Em um país semicolonizado, considera Aristeu, as desigualdades são inerentes ao próprio sistema:
— Eles querem praia bonita, igual a Miami. Mas o turista não, senão ele não vinha para cá e sim para Miami. Tem que ter um cara catando lata no chão, por mais que seja um ponto turístico de grande importância, porque os exploradores obrigam o cara a levar essa vida! Nós vivemos num país semicolonizado, administrado pelas transnacionais e seus patifes internos Não temos como esconder a desigualdade. A praia é um abrigo para os desabrigados! É na praia que os desabrigados montam sua residência, infelizmente. Se os gerentes coloniais quisessem melhorar as coisas não teriam que maquiar a orla com este tipo de obra, porque isso só faz aumentar nossas dificuldades, enquanto aumenta o lucro máximo — indigna-se o barraqueiro.

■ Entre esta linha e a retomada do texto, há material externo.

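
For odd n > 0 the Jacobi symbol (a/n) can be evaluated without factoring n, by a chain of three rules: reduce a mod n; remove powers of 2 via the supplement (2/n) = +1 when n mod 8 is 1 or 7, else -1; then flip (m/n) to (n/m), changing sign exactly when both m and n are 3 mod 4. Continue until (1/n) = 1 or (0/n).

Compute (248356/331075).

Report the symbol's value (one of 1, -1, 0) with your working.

248356 = 2^2·62089; (2/331075) = -1 since 331075 mod 8 = 3, so (248356/331075) = (-1)^2·(62089/331075); sign now +1
reciprocity: (62089/331075) = +1·(331075/62089) since 62089 mod 4 = 1, 331075 mod 4 = 3; sign now +1
(331075/62089) = (20630/62089)   [reduce mod 62089]
20630 = 2^1·10315; (2/62089) = +1 since 62089 mod 8 = 1, so (20630/62089) = (+1)^1·(10315/62089); sign now +1
reciprocity: (10315/62089) = +1·(62089/10315) since 10315 mod 4 = 3, 62089 mod 4 = 1; sign now +1
(62089/10315) = (199/10315)   [reduce mod 10315]
reciprocity: (199/10315) = -1·(10315/199) since 199 mod 4 = 3, 10315 mod 4 = 3; sign now -1
(10315/199) = (166/199)   [reduce mod 199]
166 = 2^1·83; (2/199) = +1 since 199 mod 8 = 7, so (166/199) = (+1)^1·(83/199); sign now -1
reciprocity: (83/199) = -1·(199/83) since 83 mod 4 = 3, 199 mod 4 = 3; sign now +1
(199/83) = (33/83)   [reduce mod 83]
reciprocity: (33/83) = +1·(83/33) since 33 mod 4 = 1, 83 mod 4 = 3; sign now +1
(83/33) = (17/33)   [reduce mod 33]
reciprocity: (17/33) = +1·(33/17) since 17 mod 4 = 1, 33 mod 4 = 1; sign now +1
(33/17) = (16/17)   [reduce mod 17]
16 = 2^4·1; (2/17) = +1 since 17 mod 8 = 1, so (16/17) = (+1)^4·(1/17); sign now +1
(1/17) = 1; final value = sign = +1

1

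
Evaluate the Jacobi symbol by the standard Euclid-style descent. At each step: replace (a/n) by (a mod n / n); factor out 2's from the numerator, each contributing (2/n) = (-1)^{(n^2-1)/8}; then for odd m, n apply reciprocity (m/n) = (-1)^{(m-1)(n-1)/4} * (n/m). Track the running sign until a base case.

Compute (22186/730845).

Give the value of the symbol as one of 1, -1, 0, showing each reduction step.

22186 = 2^1·11093; (2/730845) = -1 since 730845 mod 8 = 5, so (22186/730845) = (-1)^1·(11093/730845); sign now -1
reciprocity: (11093/730845) = +1·(730845/11093) since 11093 mod 4 = 1, 730845 mod 4 = 1; sign now -1
(730845/11093) = (9800/11093)   [reduce mod 11093]
9800 = 2^3·1225; (2/11093) = -1 since 11093 mod 8 = 5, so (9800/11093) = (-1)^3·(1225/11093); sign now +1
reciprocity: (1225/11093) = +1·(11093/1225) since 1225 mod 4 = 1, 11093 mod 4 = 1; sign now +1
(11093/1225) = (68/1225)   [reduce mod 1225]
68 = 2^2·17; (2/1225) = +1 since 1225 mod 8 = 1, so (68/1225) = (+1)^2·(17/1225); sign now +1
reciprocity: (17/1225) = +1·(1225/17) since 17 mod 4 = 1, 1225 mod 4 = 1; sign now +1
(1225/17) = (1/17)   [reduce mod 17]
(1/17) = 1; final value = sign = +1

1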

Desde a segunda quinzena de outubro, nos quiosques que serão modificados, bandeiras negras estão sendo hasteadas em repúdio a continuidade da obra. A empresa Orla Rio realmente quer implantar o monopólio da orla, desconhecendo completamente as necessidades dos trabalhadores e do povo em geral. A população vem perdendo acesso livre à praia. A isso, soma-se o quadro de desemprego dos pequenos comerciantes que perderão seu espaço de trabalho. Não há que duvidar da possibilidade de, em poucos anos, a população se deparar com grades ao redor da praia para satisfazer convênios entre empresas hoteleiras e a “prefeitura” (lá deles), para que o povo não tenha mais um único lazer que não seja pago.